Vehicular mans-laughter

Story one:

We’ve been thinking of buying a pickup. We’re always moving kids back and forth, we’re considering getting kayaks, and, besides, doesn’t everyone secretly want a pickup?

So I’ve been looking online, and by “online” I mean “lazily browsing Facebook,” where I came across something in our price range, i.e. cheap-ass and terrible. But the kayaks in back will look magnificent!

I sent the seller a message: “Is this still available?”

Some time passed. Then came the response: “Oui.”

Not exactly the hard sell. A couple of days went by as I continued my search. Eventually I wrote back: “C’est à Stanstead? On peut passer quand pour le voir?” [“It’s in Stanstead? When and where can I come by to see it?”]

I waited for the response: “Oui.”


“Ou et quand?” I asked. [“Where and when?”]

Two days went by. Two full days! And then:

“Quand tu veux.” [“Whenever you want.”]

I call this The Art of the No-Deal. If you can’t respond in a courteous, helpful way — in a way that suggests at least a glimmer of motivation to sell your product — I’m not buying. There are plenty other crap-bag trucks out there, merci beaucoup.

Next story:

On Monday, I was pumping gas at our local station. They are the slowest pumps on the planet. You can actually see the decimal points ticking by. On the plus side, it gives you lots of time to judge the other customers.

On the opposite pump island (“Pump Island,” coming soon to FOX!), I noticed a guy fussing around the partially opened sunroof of his car (make and model: 4 Wheel White). A gas station clerk walked over to him carrying a metal rod with an L-shaped prong on the end. “You might need this,” she said.

The dude (make and model: 2 Leg White) proceeded to stick the rod through the sunroof, trying to squeeze his hand through the opening.

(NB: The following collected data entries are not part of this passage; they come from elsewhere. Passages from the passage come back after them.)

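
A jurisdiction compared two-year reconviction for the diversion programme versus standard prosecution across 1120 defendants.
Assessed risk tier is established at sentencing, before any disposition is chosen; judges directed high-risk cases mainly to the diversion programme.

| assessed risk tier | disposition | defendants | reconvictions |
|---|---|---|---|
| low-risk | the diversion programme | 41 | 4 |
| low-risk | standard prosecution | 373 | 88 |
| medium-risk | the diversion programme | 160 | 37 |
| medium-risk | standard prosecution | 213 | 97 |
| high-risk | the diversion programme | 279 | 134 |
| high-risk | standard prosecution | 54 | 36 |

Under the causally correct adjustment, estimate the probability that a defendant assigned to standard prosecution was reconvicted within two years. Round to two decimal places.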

Locked his keys in the car, poor dude.

I was still pumping away (“previously on ‘Pump Island’…”) but thought to myself, “Finally, the reason I was born. This is my destiny — to at last put my skinny hands and wrists to good use by sliding them through the sunroof of a stranger’s locked car.”

There was no one waiting behind me, so I walked over and said in my best French, “My hands are on a diet,” or something to that effect. “I can try.”

This was my moment!

Alas, I overestimated my skinniness. So much for destiny.

Failing to reach the lock button from the sunroof, dude decided to try a different tack and out of nowhere produced a three-foot crowbar. Protecting the frame with a cloth, he wedged the crowbar into the top of the door and wrenched it forward, leaving a crack for the rod to slide through.

Now, my French comprehension is not the best. Ideally, for me to understand, you should speak French like a 19th century Parisian nobleman. This is not the case in Quebec and certainly not the case with our dude who, though I hate to be snobbish (liar), spoke French like a white dude with a white car wearing a white shirt with the sleeves cut off.

So to me, his comments sounded a lot like (in translation),“Crunch bar mini-fridge dopamine swing hut.”

Still, we managed to work together to angle the rod towards the button, sometimes him manoeuvring it, sometimes me. “The button: do I push or pull?” I asked. (“On the next episode of ‘Pump Island,’ things take a confusing turn…”)

The clerk, who was guiding us from the passenger-side window, said, “Try now! I think you got it!” (It was me. I’m sure I got it. Hero.) Dude yanked on the door and it popped open.

I looked at the frame where the crowbar had rubbed, a few scratches on the white. “Not too much sorry?” I said in French. “BarcaLounger fruit tip,” he replied.

My French is good enough, however, to recognize the simple word “merci” or even the phrase “merci, mon chum,” but unless my assumption about my new friend was wrong and he was speaking some antiquated French like a 17th century chevalier (“Soothe! Thou art ever thus correspondent of my profoundest gratitude, my slender-handed squire!”), I did not hear a single thanks or acknowledgement as I walked back to my car and drove off.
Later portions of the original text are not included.